In Maya Gallus’s 2007 critically reviewed “Girl Inside”, she doesn’t shy away from grittier issues – who knew that the Adam’s apple could be surgically shaved down? – in her account of Madison’s emotional journey, dealing with her transsexuality and her passage of changing her physical body to reflect her innate sense of being a woman.
So, we can expect “DISH”, Gallus’s latest documentary feature film, to open up, with scalpel-like precision, the behind-the-scenes world of “Women, Waitressing and the Art of Service” in the female dominated service industry. From sleazier truck stops to the silver-service of haute cuisine to Japanese restaurants where the waitresses will act as your surrogate mother, cajoling grown up boys to “eat more”, you’ll never look at your waitress in the same way again!
In Canada, eating out has become part of the fabric of our everyday life. From our “double double” at Tim’s to kick-start the morning; to a quick bite at the McDonald’s drive through; from cheap ‘n’ cheerful Chinese buffets with plastic table cloths to the starched linens and crystal glass wear of elite restaurants. However, the common denominator, is that we are on the receiving end of being served.
Ask any of your friends what they consider makes a good waitress and what makes a lousy one and you can sit back and listen to anecdotes from all walks of culinary life. Acts of kindness, like the Muslim owner of a Toronto coffee shop franchise who makes sure he keeps an illicit stock of turkey bacon to use in breakfast sandwiches for his Islamic and Jewish customers, to stories recounted with righteousness and indignation: the audacity of the server to arbitrarily substitute other Timbits, when the requested sour cream glazed Timbits had run out!

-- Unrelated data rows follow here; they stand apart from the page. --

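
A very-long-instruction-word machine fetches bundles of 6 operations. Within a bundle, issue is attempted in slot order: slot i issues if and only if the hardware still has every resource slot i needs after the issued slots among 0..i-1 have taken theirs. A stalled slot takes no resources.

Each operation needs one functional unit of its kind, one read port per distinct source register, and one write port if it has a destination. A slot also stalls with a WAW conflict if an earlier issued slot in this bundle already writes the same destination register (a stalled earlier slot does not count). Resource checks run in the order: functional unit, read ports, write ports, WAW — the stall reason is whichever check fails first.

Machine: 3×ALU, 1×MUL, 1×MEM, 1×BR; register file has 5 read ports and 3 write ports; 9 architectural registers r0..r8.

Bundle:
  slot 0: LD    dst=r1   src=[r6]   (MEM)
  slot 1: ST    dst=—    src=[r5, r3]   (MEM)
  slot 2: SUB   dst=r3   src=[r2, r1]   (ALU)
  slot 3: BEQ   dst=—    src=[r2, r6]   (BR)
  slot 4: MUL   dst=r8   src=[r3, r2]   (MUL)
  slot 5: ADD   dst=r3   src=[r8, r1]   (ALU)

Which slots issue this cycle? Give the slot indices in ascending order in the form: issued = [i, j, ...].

(0) want 1×MEM +1rd +1wr — yes → AL3|MU1|ME0|BR1|rd4|wr2
(1) want 1×MEM +2rd +0wr — FU → AL3|MU1|ME0|BR1|rd4|wr2
(2) want 1×ALU +2rd +1wr — yes → AL2|MU1|ME0|BR1|rd2|wr1
(3) want 1×BR +2rd +0wr — yes → AL2|MU1|ME0|BR0|rd0|wr1
(4) want 1×MUL +2rd +1wr — RD_PORT → AL2|MU1|ME0|BR0|rd0|wr1
(5) want 1×ALU +2rd +1wr — RD_PORT → AL2|MU1|ME0|BR0|rd0|wr1

issued = [0, 2, 3]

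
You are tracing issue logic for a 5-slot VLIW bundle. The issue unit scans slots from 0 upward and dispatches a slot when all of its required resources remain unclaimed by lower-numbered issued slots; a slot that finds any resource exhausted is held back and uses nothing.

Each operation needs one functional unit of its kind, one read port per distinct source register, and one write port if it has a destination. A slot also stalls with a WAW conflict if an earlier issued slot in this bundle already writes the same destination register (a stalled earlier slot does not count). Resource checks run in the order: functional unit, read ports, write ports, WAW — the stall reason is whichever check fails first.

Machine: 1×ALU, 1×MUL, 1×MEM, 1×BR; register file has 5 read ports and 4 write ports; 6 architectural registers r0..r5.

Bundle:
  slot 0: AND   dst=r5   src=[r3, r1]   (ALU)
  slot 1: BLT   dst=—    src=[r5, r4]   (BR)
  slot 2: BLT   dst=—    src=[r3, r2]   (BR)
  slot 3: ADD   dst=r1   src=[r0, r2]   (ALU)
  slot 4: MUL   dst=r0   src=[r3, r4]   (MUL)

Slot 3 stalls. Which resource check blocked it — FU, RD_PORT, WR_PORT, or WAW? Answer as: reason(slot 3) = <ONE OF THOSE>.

reason(slot 3) = FU

(0) want 1×ALU +2rd +1wr — yes → AL0|MU1|ME1|BR1|rd3|wr3
(1) want 1×BR +2rd +0wr — yes → AL0|MU1|ME1|BR0|rd1|wr3
(2) want 1×BR +2rd +0wr — FU → AL0|MU1|ME1|BR0|rd1|wr3
(3) want 1×ALU +2rd +1wr — FU → AL0|MU1|ME1|BR0|rd1|wr3
(4) want 1×MUL +2rd +1wr — RD_PORT → AL0|MU1|ME1|BR0|rd1|wr3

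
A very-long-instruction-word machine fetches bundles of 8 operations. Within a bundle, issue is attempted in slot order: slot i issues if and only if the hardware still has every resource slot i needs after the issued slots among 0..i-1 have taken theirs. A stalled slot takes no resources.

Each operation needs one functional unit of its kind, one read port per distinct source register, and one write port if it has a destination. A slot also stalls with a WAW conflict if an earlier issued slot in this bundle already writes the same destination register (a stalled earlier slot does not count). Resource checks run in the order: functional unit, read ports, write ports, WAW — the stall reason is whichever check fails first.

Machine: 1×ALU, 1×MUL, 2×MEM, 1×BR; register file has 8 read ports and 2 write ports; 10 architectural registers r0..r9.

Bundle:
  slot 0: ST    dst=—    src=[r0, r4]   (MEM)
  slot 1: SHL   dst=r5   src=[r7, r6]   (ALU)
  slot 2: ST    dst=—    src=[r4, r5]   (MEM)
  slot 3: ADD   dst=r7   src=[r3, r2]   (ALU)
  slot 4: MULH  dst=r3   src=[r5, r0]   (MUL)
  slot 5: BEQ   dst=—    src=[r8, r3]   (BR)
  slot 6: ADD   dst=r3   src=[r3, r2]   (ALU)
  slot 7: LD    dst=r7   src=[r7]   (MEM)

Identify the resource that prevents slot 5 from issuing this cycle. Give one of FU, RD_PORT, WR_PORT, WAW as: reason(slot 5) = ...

[0] MEM needs rd=2 wr=0: ok; after: ALU=1 MUL=1 MEM=1 BR=1, R=6, W=2
[1] ALU needs rd=2 wr=1: ok; after: ALU=0 MUL=1 MEM=1 BR=1, R=4, W=1
[2] MEM needs rd=2 wr=0: ok; after: ALU=0 MUL=1 MEM=0 BR=1, R=2, W=1
[3] ALU needs rd=2 wr=1: FU; after: ALU=0 MUL=1 MEM=0 BR=1, R=2, W=1
[4] MUL needs rd=2 wr=1: ok; after: ALU=0 MUL=0 MEM=0 BR=1, R=0, W=0
[5] BR needs rd=2 wr=0: RD_PORT; after: ALU=0 MUL=0 MEM=0 BR=1, R=0, W=0
[6] ALU needs rd=2 wr=1: FU; after: ALU=0 MUL=0 MEM=0 BR=1, R=0, W=0
[7] MEM needs rd=1 wr=1: FU; after: ALU=0 MUL=0 MEM=0 BR=1, R=0, W=0

reason(slot 5) = RD_PORT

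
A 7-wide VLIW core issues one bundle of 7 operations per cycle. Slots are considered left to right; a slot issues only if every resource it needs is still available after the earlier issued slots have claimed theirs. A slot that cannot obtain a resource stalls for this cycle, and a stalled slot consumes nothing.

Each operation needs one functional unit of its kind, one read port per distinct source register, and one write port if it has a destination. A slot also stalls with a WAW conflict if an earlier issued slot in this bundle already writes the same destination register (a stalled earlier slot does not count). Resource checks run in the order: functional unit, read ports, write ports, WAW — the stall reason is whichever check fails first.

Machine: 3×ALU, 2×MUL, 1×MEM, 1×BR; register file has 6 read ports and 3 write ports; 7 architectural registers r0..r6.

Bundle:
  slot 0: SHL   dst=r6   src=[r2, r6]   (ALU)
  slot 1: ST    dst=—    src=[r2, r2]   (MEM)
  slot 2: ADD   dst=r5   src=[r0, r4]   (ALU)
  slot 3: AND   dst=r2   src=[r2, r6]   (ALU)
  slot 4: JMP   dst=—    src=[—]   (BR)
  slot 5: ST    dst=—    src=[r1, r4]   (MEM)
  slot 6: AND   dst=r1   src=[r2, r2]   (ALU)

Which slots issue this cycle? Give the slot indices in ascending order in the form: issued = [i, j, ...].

issued = [0, 1, 2, 4, 6]

  0. ALU→r6 ⇒ go  {2A/2Mu/1Ld/1B | 4r 2w}
  1. MEM ⇒ go  {2A/2Mu/0Ld/1B | 3r 2w}
  2. ALU→r5 ⇒ go  {1A/2Mu/0Ld/1B | 1r 1w}
  3. ALU→r2 ⇒ no(RD_PORT)  {1A/2Mu/0Ld/1B | 1r 1w}
  4. BR ⇒ go  {1A/2Mu/0Ld/0B | 1r 1w}
  5. MEM ⇒ no(FU)  {1A/2Mu/0Ld/0B | 1r 1w}
  6. ALU→r1 ⇒ go  {0A/2Mu/0Ld/0B | 0r 0w}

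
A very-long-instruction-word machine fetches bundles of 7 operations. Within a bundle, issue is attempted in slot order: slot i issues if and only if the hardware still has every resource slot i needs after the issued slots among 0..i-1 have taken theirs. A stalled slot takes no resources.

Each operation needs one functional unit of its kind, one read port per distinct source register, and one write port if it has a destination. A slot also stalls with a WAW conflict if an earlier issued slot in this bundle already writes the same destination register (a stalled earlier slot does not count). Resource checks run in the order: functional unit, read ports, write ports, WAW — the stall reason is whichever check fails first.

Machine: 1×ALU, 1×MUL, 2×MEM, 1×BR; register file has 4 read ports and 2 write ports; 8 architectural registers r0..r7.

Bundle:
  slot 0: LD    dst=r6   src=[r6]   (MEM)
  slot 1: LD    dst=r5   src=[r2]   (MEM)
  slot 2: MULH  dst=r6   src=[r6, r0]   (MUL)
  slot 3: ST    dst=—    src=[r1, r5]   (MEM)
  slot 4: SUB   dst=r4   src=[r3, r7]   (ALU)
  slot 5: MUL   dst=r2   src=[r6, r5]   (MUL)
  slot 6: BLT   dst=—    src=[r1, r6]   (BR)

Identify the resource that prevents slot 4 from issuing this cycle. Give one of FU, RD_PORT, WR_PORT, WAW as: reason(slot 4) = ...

[0] MEM needs rd=1 wr=1: ok; after: ALU=1 MUL=1 MEM=1 BR=1, R=3, W=1
[1] MEM needs rd=1 wr=1: ok; after: ALU=1 MUL=1 MEM=0 BR=1, R=2, W=0
[2] MUL needs rd=2 wr=1: WR_PORT; after: ALU=1 MUL=1 MEM=0 BR=1, R=2, W=0
[3] MEM needs rd=2 wr=0: FU; after: ALU=1 MUL=1 MEM=0 BR=1, R=2, W=0
[4] ALU needs rd=2 wr=1: WR_PORT; after: ALU=1 MUL=1 MEM=0 BR=1, R=2, W=0
[5] MUL needs rd=2 wr=1: WR_PORT; after: ALU=1 MUL=1 MEM=0 BR=1, R=2, W=0
[6] BR needs rd=2 wr=0: ok; after: ALU=1 MUL=1 MEM=0 BR=0, R=0, W=0

reason(slot 4) = WR_PORT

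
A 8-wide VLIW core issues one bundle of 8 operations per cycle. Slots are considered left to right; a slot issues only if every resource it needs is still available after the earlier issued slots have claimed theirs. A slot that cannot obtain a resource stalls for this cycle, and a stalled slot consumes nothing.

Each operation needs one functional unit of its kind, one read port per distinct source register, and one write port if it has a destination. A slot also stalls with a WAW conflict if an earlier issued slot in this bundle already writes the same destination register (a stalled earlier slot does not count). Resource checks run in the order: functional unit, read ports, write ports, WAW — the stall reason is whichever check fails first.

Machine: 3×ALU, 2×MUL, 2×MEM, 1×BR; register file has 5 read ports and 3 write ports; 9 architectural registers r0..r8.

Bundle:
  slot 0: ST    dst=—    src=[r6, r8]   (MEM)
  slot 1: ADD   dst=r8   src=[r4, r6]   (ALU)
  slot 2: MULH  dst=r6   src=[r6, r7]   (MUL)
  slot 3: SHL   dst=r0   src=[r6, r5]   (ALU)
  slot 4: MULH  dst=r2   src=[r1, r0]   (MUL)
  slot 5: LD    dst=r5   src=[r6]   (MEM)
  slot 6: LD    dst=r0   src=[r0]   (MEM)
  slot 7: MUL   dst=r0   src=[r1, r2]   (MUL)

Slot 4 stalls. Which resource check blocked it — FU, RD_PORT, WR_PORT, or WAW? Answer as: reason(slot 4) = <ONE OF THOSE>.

reason(slot 4) = RD_PORT

(0) want 1×MEM +2rd +0wr — yes → AL3|MU2|ME1|BR1|rd3|wr3
(1) want 1×ALU +2rd +1wr — yes → AL2|MU2|ME1|BR1|rd1|wr2
(2) want 1×MUL +2rd +1wr — RD_PORT → AL2|MU2|ME1|BR1|rd1|wr2
(3) want 1×ALU +2rd +1wr — RD_PORT → AL2|MU2|ME1|BR1|rd1|wr2
(4) want 1×MUL +2rd +1wr — RD_PORT → AL2|MU2|ME1|BR1|rd1|wr2
(5) want 1×MEM +1rd +1wr — yes → AL2|MU2|ME0|BR1|rd0|wr1
(6) want 1×MEM +1rd +1wr — FU → AL2|MU2|ME0|BR1|rd0|wr1
(7) want 1×MUL +2rd +1wr — RD_PORT → AL2|MU2|ME0|BR1|rd0|wr1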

Of course, none of us like to think of the horrors that could be deliberately perpetrated upon our food in the privacy of the back kitchen if we dare to offend the staff. Twenty-five years ago (before he was a respected healthcare professional, with two Master’s degrees, who lectures at an internationally renowned teaching facility, I might add!) a friend of mine was working at an upscale hairdressers, sweeping hair and bringing clients cups of tea. He described the contempt with which one of the customers treated him and, after the third time she returned a cup of tea because it was not quite to her liking, Simon (not his real name) returned it to her with more than just the two spoonfuls of sugar she requested. He recounted the incident with the calm satisfaction of the vindicated. He explained, in an almost Julia Childs-like instructional manner, “stirring it well makes the spit bubbles disappear”.
So, if reading this has made you take a second look at your double-double, take a moment and let us know your waitress story. Good, bad or stomach churning!
Cheers!
Louise C.B. Wall
“DISH” has its world premiere at Toronto’s annual Hot Docs Film Festival, April 30, 2010 at The Bloor, 506 Bloor St. W., 9:15pm.